Refrigerator Revenge

9 Sep

When I was negotiating with the former owners of my house, I drew a line, and that line was the refrigerator. You see, said former owners were lovely people – but they played hardball. Like nothing I’ve ever seen on HGTV, y’all. Negotiation…not so much. And, I would like to point out (as my father did many, many times), that at the time it was the ultimate buyer’s market. This couple, though, they didn’t care.

In order to feel like I had achieved something (after the rejection to pay closing costs, or to come off the price of the house another few thousand, etc.), I demanded the refrigerator. My realtor/friend Clay and I became pretty serious about this. We were getting that fridge. Come hell or high water, it would stay in that house. We needed a victory, and we got one! The refrigerator (side-by-side with water dispenser and ice maker – crushed and cubed, thank you very much) was part of the deal.

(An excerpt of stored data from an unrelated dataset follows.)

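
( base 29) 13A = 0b1110101010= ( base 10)938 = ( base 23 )1HI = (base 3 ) 1021202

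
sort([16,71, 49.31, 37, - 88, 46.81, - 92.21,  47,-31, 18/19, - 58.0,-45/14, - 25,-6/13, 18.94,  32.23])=[-92.21,  -  88 , - 58.0, - 31, - 25,-45/14, - 6/13, 18/19,16, 18.94,  32.23, 37, 46.81, 47, 49.31, 71]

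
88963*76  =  6761188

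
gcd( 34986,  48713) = 7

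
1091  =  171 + 920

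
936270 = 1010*927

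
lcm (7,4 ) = 28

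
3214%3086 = 128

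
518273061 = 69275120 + 448997941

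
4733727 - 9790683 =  - 5056956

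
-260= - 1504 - -1244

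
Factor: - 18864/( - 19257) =48/49 =2^4*3^1*7^ (- 2 )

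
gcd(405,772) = 1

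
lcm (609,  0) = 0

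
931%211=87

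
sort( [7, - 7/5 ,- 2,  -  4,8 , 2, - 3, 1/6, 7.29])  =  [-4, - 3,-2, - 7/5,1/6,2,7,7.29 , 8 ] 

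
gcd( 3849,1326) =3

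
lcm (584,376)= 27448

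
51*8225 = 419475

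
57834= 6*9639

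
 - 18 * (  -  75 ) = 1350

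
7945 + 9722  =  17667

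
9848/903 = 9848/903 = 10.91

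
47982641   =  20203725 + 27778916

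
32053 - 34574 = -2521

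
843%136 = 27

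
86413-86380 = 33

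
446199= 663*673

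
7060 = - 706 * ( - 10)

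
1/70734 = 1/70734 =0.00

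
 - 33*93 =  - 3069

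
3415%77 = 27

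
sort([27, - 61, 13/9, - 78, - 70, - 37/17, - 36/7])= [ -78,  -  70, - 61, - 36/7, - 37/17,13/9,27 ]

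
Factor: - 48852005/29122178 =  - 2^(-1 )*5^1*9770401^1*14561089^( - 1 ) 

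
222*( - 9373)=-2080806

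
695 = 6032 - 5337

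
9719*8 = 77752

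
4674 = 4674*1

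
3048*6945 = 21168360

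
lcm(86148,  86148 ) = 86148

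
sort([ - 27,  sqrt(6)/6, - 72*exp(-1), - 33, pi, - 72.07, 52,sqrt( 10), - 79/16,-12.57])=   [ - 72.07, - 33 , - 27, - 72*exp( - 1), - 12.57, - 79/16,sqrt( 6)/6, pi,sqrt(10),52] 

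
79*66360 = 5242440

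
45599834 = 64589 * 706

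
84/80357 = 84/80357 = 0.00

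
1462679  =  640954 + 821725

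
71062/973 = 73 + 33/973 = 73.03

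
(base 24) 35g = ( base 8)3510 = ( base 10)1864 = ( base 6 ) 12344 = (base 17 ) 67b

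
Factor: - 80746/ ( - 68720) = 2^( - 3 )*5^( - 1 )*47^1   =  47/40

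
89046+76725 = 165771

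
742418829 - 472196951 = 270221878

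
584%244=96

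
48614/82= 24307/41 = 592.85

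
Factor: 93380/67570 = 2^1*7^1*23^1 * 233^( - 1)=   322/233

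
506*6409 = 3242954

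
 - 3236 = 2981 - 6217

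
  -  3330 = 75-3405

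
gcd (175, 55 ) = 5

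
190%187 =3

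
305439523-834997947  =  -529558424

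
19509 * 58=1131522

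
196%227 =196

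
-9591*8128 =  - 77955648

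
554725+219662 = 774387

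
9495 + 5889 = 15384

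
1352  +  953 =2305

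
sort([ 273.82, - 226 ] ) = [ - 226,273.82]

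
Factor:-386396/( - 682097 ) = 2^2*13^( - 1)*29^1*71^( - 1)*739^(-1) * 3331^1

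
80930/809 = 100 + 30/809 = 100.04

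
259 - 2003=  - 1744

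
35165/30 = 7033/6 = 1172.17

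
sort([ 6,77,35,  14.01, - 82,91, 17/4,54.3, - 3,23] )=[ - 82, - 3, 17/4,6, 14.01, 23, 35, 54.3,77, 91]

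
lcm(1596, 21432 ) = 150024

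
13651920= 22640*603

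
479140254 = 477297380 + 1842874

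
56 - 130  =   - 74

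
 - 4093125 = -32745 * 125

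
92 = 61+31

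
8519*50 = 425950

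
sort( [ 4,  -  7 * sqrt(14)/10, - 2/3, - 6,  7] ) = [ - 6, - 7*sqrt( 14)/10,- 2/3, 4,  7] 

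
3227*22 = 70994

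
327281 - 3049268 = - 2721987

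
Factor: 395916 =2^2*3^1*32993^1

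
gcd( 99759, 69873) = 3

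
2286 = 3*762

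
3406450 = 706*4825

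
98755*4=395020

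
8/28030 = 4/14015 =0.00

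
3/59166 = 1/19722= 0.00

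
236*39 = 9204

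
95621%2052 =1229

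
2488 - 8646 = -6158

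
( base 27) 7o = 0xd5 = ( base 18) BF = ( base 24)8L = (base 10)213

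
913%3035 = 913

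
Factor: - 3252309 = -3^1*1084103^1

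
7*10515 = 73605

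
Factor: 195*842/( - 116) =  - 2^( - 1)*3^1*5^1*13^1*29^(-1 )*421^1 =- 82095/58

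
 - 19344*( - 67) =1296048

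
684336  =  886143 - 201807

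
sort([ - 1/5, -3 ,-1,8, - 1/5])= [ - 3, - 1,-1/5,  -  1/5, 8]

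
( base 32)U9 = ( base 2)1111001001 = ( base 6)4253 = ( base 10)969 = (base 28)16h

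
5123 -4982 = 141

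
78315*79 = 6186885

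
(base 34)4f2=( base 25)85B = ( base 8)12020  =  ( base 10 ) 5136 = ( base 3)21001020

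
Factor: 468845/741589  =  5^1*13^1*19^(  -  1 )*23^(  -  1)*1697^ (-1 )*7213^1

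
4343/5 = 4343/5 = 868.60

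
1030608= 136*7578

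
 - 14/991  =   - 14/991 = - 0.01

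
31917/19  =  1679 + 16/19 = 1679.84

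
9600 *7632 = 73267200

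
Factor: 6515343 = 3^3*29^1*53^1*157^1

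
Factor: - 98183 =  - 47^1*2089^1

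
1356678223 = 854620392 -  - 502057831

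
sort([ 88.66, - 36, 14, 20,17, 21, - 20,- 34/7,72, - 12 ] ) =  [ - 36 , - 20, - 12, - 34/7,14, 17,20,21,72, 88.66]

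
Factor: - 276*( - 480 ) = 2^7*3^2* 5^1*23^1 = 132480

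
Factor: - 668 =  -2^2*167^1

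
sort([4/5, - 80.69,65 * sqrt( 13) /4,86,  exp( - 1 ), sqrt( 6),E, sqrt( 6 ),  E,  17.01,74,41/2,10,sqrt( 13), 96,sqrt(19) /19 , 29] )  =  [-80.69,sqrt( 19 ) /19,exp( - 1),4/5,sqrt(6),sqrt(6),E,E, sqrt(13 ),10 , 17.01, 41/2,29,65 *sqrt( 13 ) /4, 74 , 86, 96 ]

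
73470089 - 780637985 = -707167896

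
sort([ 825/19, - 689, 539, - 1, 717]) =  [-689, - 1, 825/19, 539, 717]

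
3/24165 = 1/8055=0.00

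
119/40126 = 119/40126 = 0.00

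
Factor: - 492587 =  - 492587^1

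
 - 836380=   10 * (-83638) 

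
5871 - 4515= 1356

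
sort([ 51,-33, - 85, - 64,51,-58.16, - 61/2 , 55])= [ - 85, - 64 , -58.16,  -  33, -61/2 , 51,51,55]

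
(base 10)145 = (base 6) 401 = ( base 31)4L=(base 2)10010001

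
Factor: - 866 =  - 2^1 * 433^1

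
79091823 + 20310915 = 99402738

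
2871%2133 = 738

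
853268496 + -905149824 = -51881328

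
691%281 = 129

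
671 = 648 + 23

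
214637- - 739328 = 953965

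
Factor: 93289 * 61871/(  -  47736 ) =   -  5771883719/47736= - 2^( -3 )*3^(  -  3)*7^1*13^( - 1)*17^( - 1 )*13327^1*61871^1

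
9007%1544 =1287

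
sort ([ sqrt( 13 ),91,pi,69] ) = [ pi, sqrt( 13 ), 69,91 ]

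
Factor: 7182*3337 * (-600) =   -  14379800400 = -  2^4*3^4*5^2*7^1*19^1 * 47^1*71^1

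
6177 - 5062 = 1115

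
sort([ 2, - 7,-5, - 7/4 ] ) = [ - 7,-5,-7/4, 2 ]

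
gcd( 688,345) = 1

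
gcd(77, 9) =1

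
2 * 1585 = 3170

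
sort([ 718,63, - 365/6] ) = [ - 365/6, 63,  718] 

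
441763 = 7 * 63109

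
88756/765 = 88756/765 = 116.02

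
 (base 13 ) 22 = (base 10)28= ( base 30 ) S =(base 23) 15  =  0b11100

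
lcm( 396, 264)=792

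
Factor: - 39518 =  - 2^1*19759^1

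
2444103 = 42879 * 57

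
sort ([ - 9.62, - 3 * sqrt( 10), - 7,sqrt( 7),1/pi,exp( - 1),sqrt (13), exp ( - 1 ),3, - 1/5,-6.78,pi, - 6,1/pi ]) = [ - 9.62,-3*sqrt (10) ,- 7, - 6.78,- 6,-1/5,1/pi,1/pi,exp( - 1), exp(-1 ),sqrt( 7 ),3,pi, sqrt( 13 )]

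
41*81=3321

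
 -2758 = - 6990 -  - 4232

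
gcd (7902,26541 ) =9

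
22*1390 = 30580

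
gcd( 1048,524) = 524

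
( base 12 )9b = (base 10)119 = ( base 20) 5j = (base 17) 70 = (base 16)77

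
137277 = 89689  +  47588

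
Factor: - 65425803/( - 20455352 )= 2^(-3)*3^1*17^(  -  1 )*811^1*26891^1 * 150407^(-1)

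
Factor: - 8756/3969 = -2^2 * 3^ ( - 4)*7^(-2)*11^1*199^1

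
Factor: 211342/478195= 2^1 * 5^( - 1)*59^(-1)*251^1 * 421^1*1621^( - 1)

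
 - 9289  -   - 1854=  - 7435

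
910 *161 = 146510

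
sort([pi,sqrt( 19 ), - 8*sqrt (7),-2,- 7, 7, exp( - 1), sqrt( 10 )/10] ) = [ - 8*sqrt(7),-7, - 2, sqrt(10)/10, exp( - 1 ),pi,sqrt(19),7 ]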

Former owners = 99, Mandi = 1.

Things were going fine until I reached into my refrigerator for a Diet Coke and it was cool, not cold. What the heck, right? No worries, I just turned up that little dial in the fridge. It was only on 5, so I jacked that sucker up to 7. When that didn’t work (I waited a day, like the manual suggested), I read on to see what the other possible problems could be. The manual suggested I clean the coils, which would be super easy if they were not located UNDER the refrigerator that I can’t move. However, with the help of this cute guy I know, he lifted and I cleaned. We even unplugged the machine (also suggested in the manual), and plugged it back in. And then, I waited another 24 hours to let the clean coils do their thing. They did nothing.

So today, I’m calling a repairman. I feel defeated, especially as I notice other refrigerators, older refrigerators (like the one in our office building that has to be from 1980, whose coils are probably not only caked with 30 years of dirt, but also rust) and how they seem to work just fine.

I know this sounds paranoid, but I’m beginning to think the refrigerator somehow realized that I was a new owner (perhaps the previous owners didn’t eat as much greek olive hummus as I do?) didn’t like it, and just decided to quit.

4 Responses to “Refrigerator Revenge”

  1. Krissee September 9, 2009 at 7:47 pm #

    Its probably a problem with the fan. We just went through a similar problem.

  2. Ben September 10, 2009 at 1:27 am #

    They just don't make things like they used to.

  3. Daniel September 10, 2009 at 11:05 pm #

    So glad that repairman Krissee is on the case.

  4. Mandi September 16, 2009 at 8:53 pm #

    Update:The freezer also stopped working before the repairman came. He informed that the freezer was "frozen solid" and I replied, "but, it isn't…cold?"Apparently, the device that tells the freezer to not build up mounds of ice "behind the scenes" is broken. When this happens, the cold air can't blow into either side. Instead of him fixing it for $300, he told me to order the part online and install it myself. If you don't hear from me for a while, I've been electrocuted.